Проворов не ответил. Он с силой откинул голову назад, ломанув затылком по стене. Замотал головой, и в этом жесте было бессилие, безнадежность. Сомкнув до хруста в суставах челюсти, он часто заморгал, и из глаз полились слезы. Они текли, как текут в длинной череде осенние дождины.

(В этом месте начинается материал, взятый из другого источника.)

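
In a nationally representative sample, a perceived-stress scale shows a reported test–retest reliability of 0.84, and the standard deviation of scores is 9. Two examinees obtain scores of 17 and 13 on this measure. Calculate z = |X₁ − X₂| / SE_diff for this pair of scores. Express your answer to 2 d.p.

The standard error of measurement is 9.000·√(1 − 0.840) ≈ 9.000·0.400 ≈ 3.600.
SE_diff = SEM · √2 ≈ 3.600 · 1.414 ≈ 5.091
z = 4 / 5.091 ≈ 0.786

0.79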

— Я стрелял в воздух, — выговорил сквозь стон Лешка. — В небо…
— Врешь, — Карданов ткнул автоматом в щеку Проворова. — В нас стрелял…
— А, можа, он не врет, — поднялся с колен Керен. — Можа, ты, Лексеич, хочешь, чтоб так было… Разобраться надо! Растыкался тут своей игрушкой. Отойди, дай поговорить с человеком…

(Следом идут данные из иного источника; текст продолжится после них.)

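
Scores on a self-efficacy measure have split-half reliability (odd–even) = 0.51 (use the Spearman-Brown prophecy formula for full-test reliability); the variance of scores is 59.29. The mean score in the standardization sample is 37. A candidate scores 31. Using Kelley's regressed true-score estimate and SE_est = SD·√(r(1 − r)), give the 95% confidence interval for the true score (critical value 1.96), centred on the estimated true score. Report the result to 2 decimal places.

[25.88, 40.01]

SD = √59.29 ≈ 7.70000
Full-length reliability (Spearman-Brown) = 2(0.51)/(1+0.51) ≈ 0.67550
T̂ = 0.67550(31) + 0.32450(37) ≈ 32.94702
SE_est = SD · √(r(1 − r)) = 7.70000 · √0.21920 ≈ 7.70000 · 0.46819 ≈ 3.60506
95% CI: 32.94702 ± 7.06591 ≈ (25.88111, 40.01293)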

А Карданову как будто этого только и надо было. Он подошел к Евстигнею и что-то тому сказал. Партизан устало махнул рукой и, притулившись к поставленному на попа ящику с отбитыми у немцев консервами, закрыл глаза. Беженец пошел на выход:
— Собирайся, Керен, мы тут больше не помощники, — и опять тем же самым человеком стал Карданов — смирным, рассудительным.
Но Александр Федорович не спешил уходить от Проворова. Какие-то слова медленно подгонялись друг к дружке, и когда собралось их в достатке, дед сложил последнее напутствие: «Эх, малец, жить тошнехонько, помирать горькохонько. Сплоховал ты — это да, но если кровей из своих не пускал, гляди на свет веселей… Можа, все и обойдется…»
— Слова, Керен, слова. Все пустое говоришь, — в голосе Проворова постукивала обреченность. — Хоть ты, старик, мне поверь, через невиноватого батьку вина зануздала меня, а я — с копыт долой… Так этому, понимаешь, и суждено быть…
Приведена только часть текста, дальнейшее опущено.